Ritual Wor yang Unik dari Papua
Pada masa penjajahan Belanda, suku Biak yang tinggal di pulau Biak dan Numfor disebut Papoesche Zeerovers yang artinya "bajak laut Papua".
Editor: Brand Creative Writer
TRIBUNNEWS.COM - Di Teluk Cendrawasih, sebelah utara Papua, terdapat suku pelaut terkenal yang sudah terkenal sejak zaman Belanda. Pada masa penjajahan Belanda, suku Biak yang tinggal di pulau Biak dan Numfor disebut Papoesche Zeerovers yang artinya "bajak laut Papua".
Berbekal keterampilan pelayaran yang sangat baik, suku Biak dikenal sebagai Viking Papua. Beberapa sumber menyebutkan bahwa pada tahun 1400-an terjadi kemarau panjang di Biak.
Hal ini menyebabkan penduduk di sana pindah keluar daerahnya untuk bertahan hidup melalui perdagangan dan pembajakan dari kapal-kapal di sekitar Teluk Cendrawasih.
Masyarakat adat bercerita, pada masa penjajahan karena letaknya yang strategis, pulau yang bernama asli Warmambo ini diubah menjadi hub penerbangan internasional oleh Belanda. Selama Perang Dunia II, mereka mendirikan bandara yang sekarang dikenal sebagai Bandara Internasional Frans Kaisiepo.
Bandara ini juga menjadi pusat informasi Misi Pembebasan Irian Barat atau Operasi Tri Komando Rakyat (Trikora) pada tahun 1961-1962. Mulai saat ini Pulau Biak dan Numfor beserta 2 pulau kecil lainnya dikenal sebagai Kabupaten Biak-Numfor.
Terdiri dari sembilan belas distrik, distrik seluas 2.602 km2 yang dulu bernama Schouten Eilanden pada masa penjajahan, kini masuk dalam wilayah administrasi provinsi Papua.
Selain sejarahnya yang panjang, sebagai entitas budaya, suku Biak memiliki banyak manifestasi budaya yang berbeda. Salah satunya adalah seni pertunjukan tradisional berupa tarian dan nyanyian, yang merupakan bagian integral dari ritual sakral dan magis tradisi mereka.
Jakob Sumardjo dalam bukunya The Aesthetic Paradox, menyebutkan ada 60 jenis ritual yang biasa dilakukan oleh masyarakat Biak-Numfor pada masa lalu. Orang Biak menganggap menari dan menyanyi dalam ritual mereka.

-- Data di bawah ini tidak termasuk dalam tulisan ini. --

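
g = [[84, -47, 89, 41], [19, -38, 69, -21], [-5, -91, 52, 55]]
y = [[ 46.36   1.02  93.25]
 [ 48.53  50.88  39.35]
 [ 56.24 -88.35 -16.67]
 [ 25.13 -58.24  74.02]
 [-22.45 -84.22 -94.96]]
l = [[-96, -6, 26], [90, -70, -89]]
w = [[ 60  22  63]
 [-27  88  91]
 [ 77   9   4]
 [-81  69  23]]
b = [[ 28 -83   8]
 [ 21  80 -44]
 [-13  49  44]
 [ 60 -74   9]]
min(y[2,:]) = -88.35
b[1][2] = -44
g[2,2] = 52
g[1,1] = -38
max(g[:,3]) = 55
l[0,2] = 26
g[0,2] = 89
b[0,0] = 28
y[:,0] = [46.36, 48.53, 56.24, 25.13, -22.45]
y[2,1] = -88.35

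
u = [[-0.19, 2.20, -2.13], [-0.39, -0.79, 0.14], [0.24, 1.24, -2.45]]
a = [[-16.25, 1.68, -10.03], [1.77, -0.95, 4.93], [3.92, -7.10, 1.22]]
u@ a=[[-1.37, 12.71, 10.15], [5.49, -0.90, 0.19], [-11.31, 16.62, 0.72]]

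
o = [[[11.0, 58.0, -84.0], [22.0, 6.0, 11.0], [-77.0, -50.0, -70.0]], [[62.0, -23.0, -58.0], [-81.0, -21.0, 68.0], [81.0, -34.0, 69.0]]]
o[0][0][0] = 11.0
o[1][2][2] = 69.0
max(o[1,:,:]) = 81.0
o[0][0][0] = 11.0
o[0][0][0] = 11.0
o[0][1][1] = 6.0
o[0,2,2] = -70.0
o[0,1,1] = 6.0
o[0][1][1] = 6.0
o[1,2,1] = -34.0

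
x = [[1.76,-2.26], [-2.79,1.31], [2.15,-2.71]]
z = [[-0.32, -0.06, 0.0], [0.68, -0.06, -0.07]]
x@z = [[-2.10, 0.03, 0.16], [1.78, 0.09, -0.09], [-2.53, 0.03, 0.19]]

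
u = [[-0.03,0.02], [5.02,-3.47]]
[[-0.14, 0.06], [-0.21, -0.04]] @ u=[[0.31, -0.21], [-0.19, 0.13]]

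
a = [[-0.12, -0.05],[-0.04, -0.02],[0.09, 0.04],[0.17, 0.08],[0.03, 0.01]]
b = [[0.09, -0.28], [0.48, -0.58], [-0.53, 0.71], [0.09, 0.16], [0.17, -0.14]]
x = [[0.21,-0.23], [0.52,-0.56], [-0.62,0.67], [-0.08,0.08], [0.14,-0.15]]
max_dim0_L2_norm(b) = 0.98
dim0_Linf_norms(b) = [0.53, 0.71]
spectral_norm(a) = 0.25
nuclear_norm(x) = 1.26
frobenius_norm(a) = 0.25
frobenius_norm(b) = 1.23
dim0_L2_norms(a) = [0.23, 0.1]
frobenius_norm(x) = 1.25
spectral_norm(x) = 1.25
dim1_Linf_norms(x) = [0.23, 0.56, 0.67, 0.08, 0.15]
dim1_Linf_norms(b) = [0.28, 0.58, 0.71, 0.16, 0.17]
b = x + a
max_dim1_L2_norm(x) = 0.91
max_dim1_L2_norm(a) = 0.19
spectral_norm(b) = 1.22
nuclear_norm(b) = 1.42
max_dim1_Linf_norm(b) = 0.71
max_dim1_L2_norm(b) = 0.89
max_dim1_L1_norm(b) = 1.24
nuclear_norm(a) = 0.26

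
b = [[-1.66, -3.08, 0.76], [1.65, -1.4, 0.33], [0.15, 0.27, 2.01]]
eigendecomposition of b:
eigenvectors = [[-0.81+0.00j, -0.81-0.00j, 0.09+0.00j], [(0.04+0.59j), 0.04-0.59j, 0.14+0.00j], [(0.04-0.02j), 0.04+0.02j, (0.99+0j)]]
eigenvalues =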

Secara garis besar, ada empat jenis ritual/seni pertunjukan dalam siklus kehidupan (ritus reinkarnasi) masyarakat Biak, yaitu upacara kelahiran, inisiasi, perkawinan dan kematian.
Hari Kelahiran. Ketika seorang wanita Biak hamil, dia diisolasi di sebuah gubuk kecil dan tidak ada yang bisa melihatnya. Wanita itu sedang diberi makan melalui lubang kecil di dinding. Ketika dia melahirkan dengan selamat, upacara akan berlangsung.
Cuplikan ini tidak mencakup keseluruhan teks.